А им навстречу гремело:

— Ур-ра-а, Константин! Ур-ра-а!..

Откуда-то — не понять откуда — запели и зажужжали, как злые осы, пули…

— Ты рискуешь головой, — Михаил Павлович потянул Николая за угол.

Генерал Толь неотступно следовал за ними.

— Государь, прикажите очистить площадь или… — проговорил он угрюмо.

— Или что? — лязгая зубами, спросил Николай.

«Трусит он так или замерз?» — подумал Толь.

И, глядя прямо в будто замороженные глаза Николая, отрубил:

— Или откажитесь от престола.

— Я послал за артиллерией…

— Она прибыла с замедлением и без снарядов, — сообщил Михаил.

— За снарядами послать в артиллерийскую лабораторию и привезти их хотя бы на извозчиках! — исступленно крикнул Николай и так вонзил шпоры в коня, что тот взвился на дыбы и, как бешеный, понесся к бульвару.

Едва удалось осадить его у самой ограды. На всем скаку подлетел генерал Комаровский:

— Ваше величество, извольте…

Но Николай перебил с испугом:

— Кто этот белокурый полковник? Он сегодня уже несколько раз попадается мне на глаза. Смотрите, как он подозрительно держится.

Заметив, что говорят о нем, Булатов сделал быстрое движение, словно собираясь достать что-то из бокового кармана. Потом резко отдернул руку и юркнул в толпу.

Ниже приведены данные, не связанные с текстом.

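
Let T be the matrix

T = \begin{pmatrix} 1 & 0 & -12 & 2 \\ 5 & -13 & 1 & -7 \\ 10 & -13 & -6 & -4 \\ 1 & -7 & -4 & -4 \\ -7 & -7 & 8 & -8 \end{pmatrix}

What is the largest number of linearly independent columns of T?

Row reduce to echelon form.
R2 ← R2 − (5)·R1: [0, -13, 61, -17]
R3 ← R3 − (10)·R1: [0, -13, 114, -24]
R4 ← R4 − R1: [0, -7, 8, -6]
R5 ← R5 + (7)·R1: [0, -7, -76, 6]
R3 ← R3 − R2: [0, 0, 53, -7]
R4 ← R4 − (7/13)·R2: [0, 0, -323/13, 41/13]
R5 ← R5 − (7/13)·R2: [0, 0, -1415/13, 197/13]
R4 ← R4 + (323/689)·R3: [0, 0, 0, -88/689]
R5 ← R5 + (1415/689)·R3: [0, 0, 0, 536/689]
R5 ← R5 + (67/11)·R4: [0, 0, 0, 0]
Echelon form has 4 nonzero rows, so rank(T) = 4.
The rank gives the maximum number of linearly independent columns: 4.

4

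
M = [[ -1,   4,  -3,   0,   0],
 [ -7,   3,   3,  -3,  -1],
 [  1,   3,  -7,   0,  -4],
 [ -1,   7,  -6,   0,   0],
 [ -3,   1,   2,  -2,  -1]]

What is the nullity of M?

Row reduce to echelon form.
R2 ← R2 − (7)·R1: [0, -25, 24, -3, -1]
R3 ← R3 + R1: [0, 7, -10, 0, -4]
R4 ← R4 − R1: [0, 3, -3, 0, 0]
R5 ← R5 − (3)·R1: [0, -11, 11, -2, -1]
R3 ← R3 + (7/25)·R2: [0, 0, -82/25, -21/25, -107/25]
R4 ← R4 + (3/25)·R2: [0, 0, -3/25, -9/25, -3/25]
R5 ← R5 − (11/25)·R2: [0, 0, 11/25, -17/25, -14/25]
R4 ← R4 − (3/82)·R3: [0, 0, 0, -27/82, 3/82]
R5 ← R5 + (11/82)·R3: [0, 0, 0, -65/82, -93/82]
R5 ← R5 − (65/27)·R4: [0, 0, 0, 0, -11/9]
5 nonzero rows, so rank(M) = 5.
M has 5 columns; by rank–nullity, nullity = 5 − 5 = 0.

0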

Николай отъехал на несколько шагов.

— Ваше величество… — снова начал Комаровский и опять не договорил: прямо перед самой мордой царского коня откуда-то появился высокий драгунский офицер с черной повязкой на одном глазу, черноусый, черноволосый. В правой руке он держал обнаженную саблю, на острие которой был надет его головной убор с белым султаном. Выпуклый черный глаз дерзко уперся в лицо царя.

— Что вам надо? — вздрогнул Николай.

Офицер вытянул руку с саблей в сторону Сената и с чувством проговорил:

— Я был с теми, государь. Но оставил безумцев и явился к вам. Примите блудного сына, ваше величество! — трагическим шепотом докончил он.

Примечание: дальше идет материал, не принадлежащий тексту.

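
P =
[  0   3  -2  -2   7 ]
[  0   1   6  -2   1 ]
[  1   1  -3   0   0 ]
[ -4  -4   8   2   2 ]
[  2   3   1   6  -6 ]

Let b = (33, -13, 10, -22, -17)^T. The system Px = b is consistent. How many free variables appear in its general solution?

0

Row reduce the augmented matrix [P | b].
Swap R1 ↔ R3
R4 ← R4 + (4)·R1: [0, 0, -4, 2, 2, 18]
R5 ← R5 − (2)·R1: [0, 1, 7, 6, -6, -37]
R3 ← R3 − (3)·R2: [0, 0, -20, 4, 4, 72]
R5 ← R5 − R2: [0, 0, 1, 8, -7, -24]
R4 ← R4 − (1/5)·R3: [0, 0, 0, 6/5, 6/5, 18/5]
R5 ← R5 + (1/20)·R3: [0, 0, 0, 41/5, -34/5, -102/5]
R5 ← R5 − (41/6)·R4: [0, 0, 0, 0, -15, -45]
The echelon form has 5 nonzero rows, and every pivot lies in the first 5 columns, so rank(P) = rank([P|b]) = 5.
The system is consistent.
Free variables = (unknowns) − (rank) = 5 − 5 = 0.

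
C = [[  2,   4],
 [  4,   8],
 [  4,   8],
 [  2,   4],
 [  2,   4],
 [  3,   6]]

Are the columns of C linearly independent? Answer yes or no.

no

Row reduce C to echelon form.
R2 ← R2 − (2)·R1: [0, 0]
R3 ← R3 − (2)·R1: [0, 0]
R4 ← R4 − R1: [0, 0]
R5 ← R5 − R1: [0, 0]
R6 ← R6 − (3/2)·R1: [0, 0]
1 pivot among 2 columns.
Only 1 < 2 pivot columns, so the columns are linearly dependent.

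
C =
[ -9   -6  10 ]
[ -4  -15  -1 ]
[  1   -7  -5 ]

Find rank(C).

3

Row reduce to echelon form.
R2 ← R2 − (4/9)·R1: [0, -37/3, -49/9]
R3 ← R3 + (1/9)·R1: [0, -23/3, -35/9]
R3 ← R3 − (23/37)·R2: [0, 0, -56/111]
Echelon form has 3 nonzero rows, so rank(C) = 3.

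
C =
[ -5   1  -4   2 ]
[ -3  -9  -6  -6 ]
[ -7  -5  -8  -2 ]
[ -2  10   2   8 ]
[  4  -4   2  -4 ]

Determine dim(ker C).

Row reduce to echelon form.
R2 ← R2 − (3/5)·R1: [0, -48/5, -18/5, -36/5]
R3 ← R3 − (7/5)·R1: [0, -32/5, -12/5, -24/5]
R4 ← R4 − (2/5)·R1: [0, 48/5, 18/5, 36/5]
R5 ← R5 + (4/5)·R1: [0, -16/5, -6/5, -12/5]
R3 ← R3 − (2/3)·R2: [0, 0, 0, 0]
R4 ← R4 + R2: [0, 0, 0, 0]
R5 ← R5 − (1/3)·R2: [0, 0, 0, 0]
2 nonzero rows, so rank(C) = 2.
C has 4 columns; by rank–nullity, nullity = 4 − 2 = 2.

2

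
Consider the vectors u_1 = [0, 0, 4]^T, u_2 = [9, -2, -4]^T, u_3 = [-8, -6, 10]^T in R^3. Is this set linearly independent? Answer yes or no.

Form the matrix with these vectors as rows and row reduce.
Swap R1 ↔ R2
R3 ← R3 + (8/9)·R1: [0, -70/9, 58/9]
Swap R2 ↔ R3
3 nonzero rows, so the 3 vectors span a space of dimension 3.
Since 3 = 3, the vectors are linearly independent.

yes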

— Как вас звать, капитан? — спросил Николай.

— Якубович, ваше величество.

— Спасибо, вы знаете ваш долг, — и, наклонившись с седла, Николай протянул драгуну два пальца.

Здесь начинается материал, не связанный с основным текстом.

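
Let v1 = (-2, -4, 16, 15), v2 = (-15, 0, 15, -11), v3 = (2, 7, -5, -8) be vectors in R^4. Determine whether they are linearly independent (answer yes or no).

yes

Form the matrix with these vectors as rows and row reduce.
R2 ← R2 − (15/2)·R1: [0, 30, -105, -247/2]
R3 ← R3 + R1: [0, 3, 11, 7]
R3 ← R3 − (1/10)·R2: [0, 0, 43/2, 387/20]
3 nonzero rows, so the 3 vectors span a space of dimension 3.
Since 3 = 3, the vectors are linearly independent.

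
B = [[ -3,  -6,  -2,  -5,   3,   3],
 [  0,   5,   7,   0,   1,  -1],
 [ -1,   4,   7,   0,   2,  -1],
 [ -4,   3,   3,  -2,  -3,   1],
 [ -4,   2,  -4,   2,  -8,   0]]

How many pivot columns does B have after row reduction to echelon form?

Row reduce to echelon form.
R3 ← R3 − (1/3)·R1: [0, 6, 23/3, 5/3, 1, -2]
R4 ← R4 − (4/3)·R1: [0, 11, 17/3, 14/3, -7, -3]
R5 ← R5 − (4/3)·R1: [0, 10, -4/3, 26/3, -12, -4]
R3 ← R3 − (6/5)·R2: [0, 0, -11/15, 5/3, -1/5, -4/5]
R4 ← R4 − (11/5)·R2: [0, 0, -146/15, 14/3, -46/5, -4/5]
R5 ← R5 − (2)·R2: [0, 0, -46/3, 26/3, -14, -2]
R4 ← R4 − (146/11)·R3: [0, 0, 0, -192/11, -72/11, 108/11]
R5 ← R5 − (230/11)·R3: [0, 0, 0, -288/11, -108/11, 162/11]
R5 ← R5 − (3/2)·R4: [0, 0, 0, 0, 0, 0]
Echelon form has 4 nonzero rows, so rank(B) = 4.
Each nonzero row contributes one pivot column: 4 pivot columns.

4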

— Довожу до сведения вашего величества, что мятежники дерзновенны и жаждут крови. Они…

Николай остановил его движением руки:

— Я осведомлен обо всем, господин… Якубовский…

— Якубович, — поправил драгун.

Но Николай уже отвернулся к подскакавшему генералу:

— Ну что, Сухозанет?

— Снаряды привезены, и орудия заряжены картечью, ваше величество.

— Хорошо, Сухозанет. Попытайтесь там в последний раз, — царь движением подбородка указал в сторону памятника Петру, уже окутывающегося сумерками.

Сухозанет стрелой помчался туда.

— Мало тебе Стюрлера и Милорадовича, — упрекнул Николая Михаил.

На Сенатской площади вспыхивали молнии ружейных залпов. Из белых дымков прибойно хлынул грозный многоголосый гул.

34. «Диктатор»

В Главном штабе старший адъютант дежурного генерала Яковлев прочел только что полученный из Сената манифест о вступлении на престол Николая, сложил его аккуратно и задумчиво посвистал.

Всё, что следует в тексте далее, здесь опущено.